The report classifies operators by size and by location: inside or outside Madrid and Barcelona. Those outside the two big cities, and so Innovation Campus too, land in the tiers the survey describes in its harshest terms: secondary markets, trapped in a price war, exposed to a structural vulnerability the prime operators do not know. The large players, in prime locations, can afford premium rates, aggressive expansion, and clients who pay for customisation over price. The secondary cannot. The secondary, the report says, competes at the bottom or does not compete.
It would be convenient to pretend not to be there, to tell Málaga as the exception: the city that draws multinationals and high-earning nomads, named in the report right after Madrid and Barcelona. It is true, and it is good news for the city. But it does not change the geometry. The operator working here stays on the sector’s map, in the exposed square. Holding the two things together, the pride of being in a city on the rise and the clarity of occupying a fragile position, is more honest than telling only one of them.
And here the uncomfortable position becomes, looked at properly, the strategic clue.
The Bet of Those Who Cannot Win the Wrong Race
Those in the secondary market will never win the war of scale and privacy.
They do not have the square metres, the rates, or the locational rent of the prime zones. Chasing the big players on their own ground (more closed offices, more premium, more efficiency per square metre) is a race lost from the start: it is their race.
One lever remains, and it is precisely the one the figures reward and the sector undervalues: relationship. Word of mouth that converts. The events that fill a space when the screen threatens to empty it. Community turned back into infrastructure: a value the report measures in conversion points, not in square metres.
This is not a hope of mine; it is once again in the data, and it touches me closely. The two spaces we run in Málaga, of roughly 1,600 and 750 square metres outside the big cities, both fall into the same tier: mid-sized operators, far from Madrid and Barcelona.

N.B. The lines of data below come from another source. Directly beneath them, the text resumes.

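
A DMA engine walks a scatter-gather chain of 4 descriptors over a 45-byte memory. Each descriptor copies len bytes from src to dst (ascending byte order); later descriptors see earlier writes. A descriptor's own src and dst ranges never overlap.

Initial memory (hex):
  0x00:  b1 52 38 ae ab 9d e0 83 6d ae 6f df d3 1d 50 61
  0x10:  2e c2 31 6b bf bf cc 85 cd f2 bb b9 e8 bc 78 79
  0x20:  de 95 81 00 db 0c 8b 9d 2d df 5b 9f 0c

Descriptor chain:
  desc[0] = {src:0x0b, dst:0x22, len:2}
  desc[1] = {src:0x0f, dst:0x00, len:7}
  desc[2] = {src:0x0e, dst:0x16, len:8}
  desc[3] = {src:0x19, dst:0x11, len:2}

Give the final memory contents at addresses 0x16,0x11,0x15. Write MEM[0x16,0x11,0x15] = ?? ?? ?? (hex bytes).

MEM[0x16,0x11,0x15] = 50 c2 bf

D0: mem[0x22..0x23] <- [df d3]
D1: mem[0x00..0x06] <- [61 2e c2 31 6b bf bf]
D2: mem[0x16..0x1d] <- [50 61 2e c2 31 6b bf bf]
D3: mem[0x11..0x12] <- [c2 31]
query mem[0x16]=0x50, mem[0x11]=0xc2, mem[0x15]=0xbf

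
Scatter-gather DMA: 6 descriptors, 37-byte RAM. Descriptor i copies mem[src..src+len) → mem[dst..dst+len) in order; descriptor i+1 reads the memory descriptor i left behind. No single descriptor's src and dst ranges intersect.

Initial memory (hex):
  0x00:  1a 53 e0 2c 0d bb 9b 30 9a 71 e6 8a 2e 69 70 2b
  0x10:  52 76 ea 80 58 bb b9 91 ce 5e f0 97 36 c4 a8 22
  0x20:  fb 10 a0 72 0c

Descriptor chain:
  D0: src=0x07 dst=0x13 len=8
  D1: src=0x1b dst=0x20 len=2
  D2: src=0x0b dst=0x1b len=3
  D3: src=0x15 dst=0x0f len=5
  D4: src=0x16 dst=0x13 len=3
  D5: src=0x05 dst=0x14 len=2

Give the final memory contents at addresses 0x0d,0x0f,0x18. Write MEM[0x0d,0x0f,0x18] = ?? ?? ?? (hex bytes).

#0 dst[0x13+8] := {0x30,0x9a,0x71,0xe6,0x8a,0x2e,0x69,0x70}
#1 dst[0x20+2] := {0x97,0x36}
#2 dst[0x1b+3] := {0x8a,0x2e,0x69}
#3 dst[0x0f+5] := {0x71,0xe6,0x8a,0x2e,0x69}
#4 dst[0x13+3] := {0xe6,0x8a,0x2e}
#5 dst[0x14+2] := {0xbb,0x9b}
query mem[0x0d]=0x69, mem[0x0f]=0x71, mem[0x18]=0x2e

MEM[0x0d,0x0f,0x18] = 69 71 2e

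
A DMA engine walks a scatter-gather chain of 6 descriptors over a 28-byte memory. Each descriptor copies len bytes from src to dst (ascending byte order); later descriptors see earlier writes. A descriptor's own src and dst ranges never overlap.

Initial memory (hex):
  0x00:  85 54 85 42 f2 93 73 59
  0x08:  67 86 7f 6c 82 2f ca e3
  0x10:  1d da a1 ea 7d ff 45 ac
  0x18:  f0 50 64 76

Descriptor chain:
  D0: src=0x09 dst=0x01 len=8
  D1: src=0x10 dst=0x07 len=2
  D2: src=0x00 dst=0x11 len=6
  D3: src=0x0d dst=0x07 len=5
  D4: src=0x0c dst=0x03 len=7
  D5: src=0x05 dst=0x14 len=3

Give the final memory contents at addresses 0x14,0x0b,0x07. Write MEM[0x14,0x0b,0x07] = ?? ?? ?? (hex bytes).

MEM[0x14,0x0b,0x07] = ca 85 1d

D0: mem[0x01..0x08] <- [86 7f 6c 82 2f ca e3 1d]
D1: mem[0x07..0x08] <- [1d da]
D2: mem[0x11..0x16] <- [85 86 7f 6c 82 2f]
D3: mem[0x07..0x0b] <- [2f ca e3 1d 85]
D4: mem[0x03..0x09] <- [82 2f ca e3 1d 85 86]
D5: mem[0x14..0x16] <- [ca e3 1d]
query mem[0x14]=0xca, mem[0x0b]=0x85, mem[0x07]=0x1d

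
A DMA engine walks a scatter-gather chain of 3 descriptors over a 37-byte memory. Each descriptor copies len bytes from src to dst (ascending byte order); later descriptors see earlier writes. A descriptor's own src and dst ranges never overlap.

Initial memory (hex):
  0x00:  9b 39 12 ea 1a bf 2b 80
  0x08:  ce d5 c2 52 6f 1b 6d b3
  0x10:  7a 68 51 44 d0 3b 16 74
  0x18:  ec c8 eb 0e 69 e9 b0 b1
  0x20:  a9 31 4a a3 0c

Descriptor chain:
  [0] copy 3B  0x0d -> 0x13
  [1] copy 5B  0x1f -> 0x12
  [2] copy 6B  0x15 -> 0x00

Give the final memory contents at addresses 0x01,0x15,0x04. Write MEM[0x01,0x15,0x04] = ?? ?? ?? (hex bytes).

D0: mem[0x13..0x15] <- [1b 6d b3]
D1: mem[0x12..0x16] <- [b1 a9 31 4a a3]
D2: mem[0x00..0x05] <- [4a a3 74 ec c8 eb]
query mem[0x01]=0xa3, mem[0x15]=0x4a, mem[0x04]=0xc8

MEM[0x01,0x15,0x04] = a3 4a c8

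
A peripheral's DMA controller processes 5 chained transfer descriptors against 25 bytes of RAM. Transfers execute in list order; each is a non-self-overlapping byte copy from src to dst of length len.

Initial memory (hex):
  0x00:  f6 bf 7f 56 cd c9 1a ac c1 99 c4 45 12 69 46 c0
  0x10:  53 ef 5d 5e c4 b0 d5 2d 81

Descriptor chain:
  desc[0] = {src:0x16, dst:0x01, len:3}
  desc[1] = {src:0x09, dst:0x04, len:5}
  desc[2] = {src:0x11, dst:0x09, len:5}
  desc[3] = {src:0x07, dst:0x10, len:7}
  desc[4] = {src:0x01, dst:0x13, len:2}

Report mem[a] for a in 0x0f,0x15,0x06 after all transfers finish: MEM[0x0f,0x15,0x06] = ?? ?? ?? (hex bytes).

[0] 0x16->0x01 len=3 : d5 2d 81
[1] 0x09->0x04 len=5 : 99 c4 45 12 69
[2] 0x11->0x09 len=5 : ef 5d 5e c4 b0
[3] 0x07->0x10 len=7 : 12 69 ef 5d 5e c4 b0
[4] 0x01->0x13 len=2 : d5 2d
query mem[0x0f]=0xc0, mem[0x15]=0xc4, mem[0x06]=0x45

MEM[0x0f,0x15,0x06] = c0 c4 45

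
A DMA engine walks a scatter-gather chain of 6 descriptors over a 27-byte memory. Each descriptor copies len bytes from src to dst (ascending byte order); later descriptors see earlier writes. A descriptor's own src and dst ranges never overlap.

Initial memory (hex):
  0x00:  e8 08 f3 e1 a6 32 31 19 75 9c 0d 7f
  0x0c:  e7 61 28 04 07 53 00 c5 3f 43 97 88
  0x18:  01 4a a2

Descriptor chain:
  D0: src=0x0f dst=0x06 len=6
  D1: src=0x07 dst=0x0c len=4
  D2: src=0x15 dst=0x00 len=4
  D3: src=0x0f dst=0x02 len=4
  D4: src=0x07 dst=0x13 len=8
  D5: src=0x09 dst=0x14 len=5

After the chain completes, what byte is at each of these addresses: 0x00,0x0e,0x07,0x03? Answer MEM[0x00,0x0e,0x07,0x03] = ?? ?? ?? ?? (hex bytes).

MEM[0x00,0x0e,0x07,0x03] = 43 00 07 07

#0 dst[0x06+6] := {0x04,0x07,0x53,0x00,0xc5,0x3f}
#1 dst[0x0c+4] := {0x07,0x53,0x00,0xc5}
#2 dst[0x00+4] := {0x43,0x97,0x88,0x01}
#3 dst[0x02+4] := {0xc5,0x07,0x53,0x00}
#4 dst[0x13+8] := {0x07,0x53,0x00,0xc5,0x3f,0x07,0x53,0x00}
#5 dst[0x14+5] := {0x00,0xc5,0x3f,0x07,0x53}
query mem[0x00]=0x43, mem[0x0e]=0x00, mem[0x07]=0x07, mem[0x03]=0x07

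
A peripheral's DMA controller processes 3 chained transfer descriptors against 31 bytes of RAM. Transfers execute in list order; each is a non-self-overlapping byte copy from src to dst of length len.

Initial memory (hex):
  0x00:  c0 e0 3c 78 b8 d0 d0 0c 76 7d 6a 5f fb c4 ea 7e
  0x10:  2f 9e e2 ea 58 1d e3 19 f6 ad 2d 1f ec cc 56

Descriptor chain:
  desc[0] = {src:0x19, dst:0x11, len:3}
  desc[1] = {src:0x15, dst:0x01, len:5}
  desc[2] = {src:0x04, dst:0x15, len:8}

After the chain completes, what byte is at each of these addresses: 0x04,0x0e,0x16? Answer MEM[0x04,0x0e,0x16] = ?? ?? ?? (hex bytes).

MEM[0x04,0x0e,0x16] = f6 ea ad

D0: mem[0x11..0x13] <- [ad 2d 1f]
D1: mem[0x01..0x05] <- [1d e3 19 f6 ad]
D2: mem[0x15..0x1c] <- [f6 ad d0 0c 76 7d 6a 5f]
query mem[0x04]=0xf6, mem[0x0e]=0xea, mem[0x16]=0xad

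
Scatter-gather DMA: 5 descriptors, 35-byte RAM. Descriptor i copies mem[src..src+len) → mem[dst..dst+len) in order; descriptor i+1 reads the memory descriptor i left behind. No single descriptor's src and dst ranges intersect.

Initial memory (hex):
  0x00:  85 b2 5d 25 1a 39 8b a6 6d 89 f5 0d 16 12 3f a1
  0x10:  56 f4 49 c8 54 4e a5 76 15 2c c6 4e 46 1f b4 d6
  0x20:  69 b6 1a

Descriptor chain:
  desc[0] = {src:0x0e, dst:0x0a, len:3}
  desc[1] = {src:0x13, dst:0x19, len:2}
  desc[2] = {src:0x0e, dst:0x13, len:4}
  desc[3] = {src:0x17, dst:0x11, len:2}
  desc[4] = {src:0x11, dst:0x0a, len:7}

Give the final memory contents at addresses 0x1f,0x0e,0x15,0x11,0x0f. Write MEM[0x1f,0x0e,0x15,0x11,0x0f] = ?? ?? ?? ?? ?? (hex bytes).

#0 dst[0x0a+3] := {0x3f,0xa1,0x56}
#1 dst[0x19+2] := {0xc8,0x54}
#2 dst[0x13+4] := {0x3f,0xa1,0x56,0xf4}
#3 dst[0x11+2] := {0x76,0x15}
#4 dst[0x0a+7] := {0x76,0x15,0x3f,0xa1,0x56,0xf4,0x76}
query mem[0x1f]=0xd6, mem[0x0e]=0x56, mem[0x15]=0x56, mem[0x11]=0x76, mem[0x0f]=0xf4

MEM[0x1f,0x0e,0x15,0x11,0x0f] = d6 56 56 76 f4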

And it is exactly the tier the report records as the most community-oriented: over 80% offer networking, and half their clients say they value it. The secondary market of my size does not need to invent its own lever. It already has it. The risk is that it forgets it while chasing a model that does not belong to it, just as the radiografía shows that this lever is the most profitable in the trade.
There is a final irony, and it is the most serious. The push towards privacy, scale, and the closed office is rational at the level of the single operator: each choice makes positive sense on the balance sheet. But added together, those choices risk liquidating the one thing that gives coworking a reason to exist, distinct from the corporate office. It is one way a sector can optimise itself into irrelevance: one sensible decision at a time.
The report says the sector will grow by almost 16% on average in 2026. But the average matters little: what will matter is who has understood what is changing, not only how much. The private offices that win, the events that go back to making the difference, a secondary city discovering itself as a centre.
If I were a betting man, I would say 2026 will reward those who have understood that their asset was never the desk, but what happened when two people, in front of a desk, spoke to one another without having made an appointment.
Yet here a fault line opens, and it is not a matter of poetry but of accounts. If a relationship is the lever that converts best, then
the community has a precise economic value. And today, the market does not know how to price it.
We know what a square metre of private office is worth, what to charge for fibre or air conditioning; we have no price list for the density of relationships. As long as management software counts only the closed rooms and ignores word of mouth, we will go on optimising the square metres and impoverishing the business.
But putting a price on community is another reckoning and another balance sheet. Perhaps one for a future article.